The group murmured in assent. Nor did we.
Nor do we. And there’s the catch.
I remember, a long time ago, reading that one in 10 people would suffer from a mental illness in their lives. I looked around the office in which I worked (there were 30 of us), and decided on who it would be. I was not on that list. And now, a new report maintains that one in four of us are at risk.
The physical symptoms of severe depression are as wide-ranging as they are confounding. There’s a terrible leaden weariness, which is often followed by acute restlessness, palpitations and sweating. My particular physical symptom was a constriction of the throat. It felt as if I had some huge growth behind my tonsils, which, at times, became so severe I could not swallow and I feared I could no longer breathe.
It has a name, globus hystericus, given it, unsurprisingly, by Freud. I called it the throat monster, imagined it as a claw that sank itself into my neck. It had no body, just a massive scaly tail that wound around my neck and throttled me.
What astonished me then, and is something that nobody ever mentions, is the alarmingly physical nature of depression. It is not simply the mind, but the body that is affected. Both go dreadfully out of control which is why, at its most acute stage, severe depression manifests itself as a nervous breakdown.
Time, medication and therapy will eventually show their benefits, and while there is no empirical evidence to prove this, it is said that the average cycle of depression lasts for two years. For some people, it never improves; their condition remains chronic. For others, it may be quicker but for most of us the light returns slowly but steadily, although the chance of a relapse is horribly real.

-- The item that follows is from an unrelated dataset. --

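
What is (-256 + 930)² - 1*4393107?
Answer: -3938831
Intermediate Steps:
(-256 + 930)² - 1*4393107 = 674² - 4393107 = 454276 - 4393107 = -3938831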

I began to emerge from the illness last summer. My recovery came in fits and starts. To begin with, I dared not even admit I felt happy, in case the sensation was snatched away. But I do feel happy – not all of the time, but at least some of it. I realise I do still have the capacity for joy. I look back at myself, at those years, in horror and sadness. It is as if I lost two years of my life.
I still get occasional black days, when the terror and hopelessness crowd everything from my mind and close down the world until it stops. On days like that, if my daughter is not with me, I go to bed. In that state, I would not wish myself on anybody.
I simply take the phone off the hook and hide. I keep a writing pad beside me, scribble down anything that comes to mind. It is my therapy and my cure. The other day, I looked at my scribbles and saw that I had written: “I find it very difficult to stay alive.”
Difficult, but possible. These days, I take things day by day. Some days are bad, but most are good.
I am halfway through a new novel (my fifth), working on a screenplay and writing journalism. The joy of being able to write again is indescribable. I am making my way steadily through a large pile of books by my bed – all the novels I was unable to read when I was ill.
My daughter, who is 11 now, sings from morning to night, like a happy, carefree lark. She has no hesitation in nailing depression as the illness it is: “Mummy was sick but now she’s better.”
But what pleases me most is that, for one whole year, I have not wanted to die. It sounds absurd but every morning, when I wake up, I feel proud.